I collect lions which is also a throwback to the Seventies and the popularity of astrology. I am a Leo and that got me started on collecting lions. Hubby says that I can "spot a lion a mile away," in reference to my ability to spot lions while shopping. I have become very discerning about my lion purchases after my collection grew to over 200 lions. Unusual and rare materials that have been formed into a lion are the objects that I buy now. My last lion was one made of wire and glass beads.

A collection of another type is not as large as my lion collection, however I can spot one quite easily. These items have the word peace on them. In fact as I sit typing this, above my computer is a large picture of Goose Island in St. Mary's Lake in Glacier National Park. I finally figured out where the picture was taken and was fortunate to see the same view on our trip this fall. In fact the picture of hubby and I in our Christmas letter shows us by this lake. To get back to the picture, the caption is: "Serenity - Peace is found not in what surrounds us, but in what we hold within."

Yes, there is truth to that statement. Although we can be at peace in surroundings like Glacier National Park, we will not necessarily find peace there. A person can have the most beautiful surroundings, the most money, the skinniest body and yet not find peace nor feel peace.

I was reminded of that today as I read through the Sunday paper.

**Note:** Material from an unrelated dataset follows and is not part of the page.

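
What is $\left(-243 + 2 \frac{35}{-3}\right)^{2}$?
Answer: $\frac{638401}{9} \approx 70934.0$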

An advertisement grabbed my attention as a local craftsman has a Peace Ornament for sale. It's beautiful and would add to my growing collection of "peace" ornaments on my Christmas tree or my wall of "peace" objects (commonly crosses). "Priced at $95 in sterling silver...." it is affordable for a working woman such as myself. I tore out the ad with plans to strategically place it in hubby's view. It hit me.... Will one more "peace" object bring me any more peace? I can be surrounded by "peace" objects, yet I will not find peace. The 95 dollars peace ornament nor the 95 cents peace ornament will not find me the peace I want and desire. Yes, I have tried to find peace in many places and things..... homes, jobs, food, activities, hobbies, trips, drink, relationships.... you name it, I may have tried to find peace or serenity in it! Where do I go from here?

In church we share the greeting, "Peace be with you." Again, we seem to be missing the point. We ask for peace to surround, to be with our pew-mates, yet should we not be declaring, "Peace be within you"?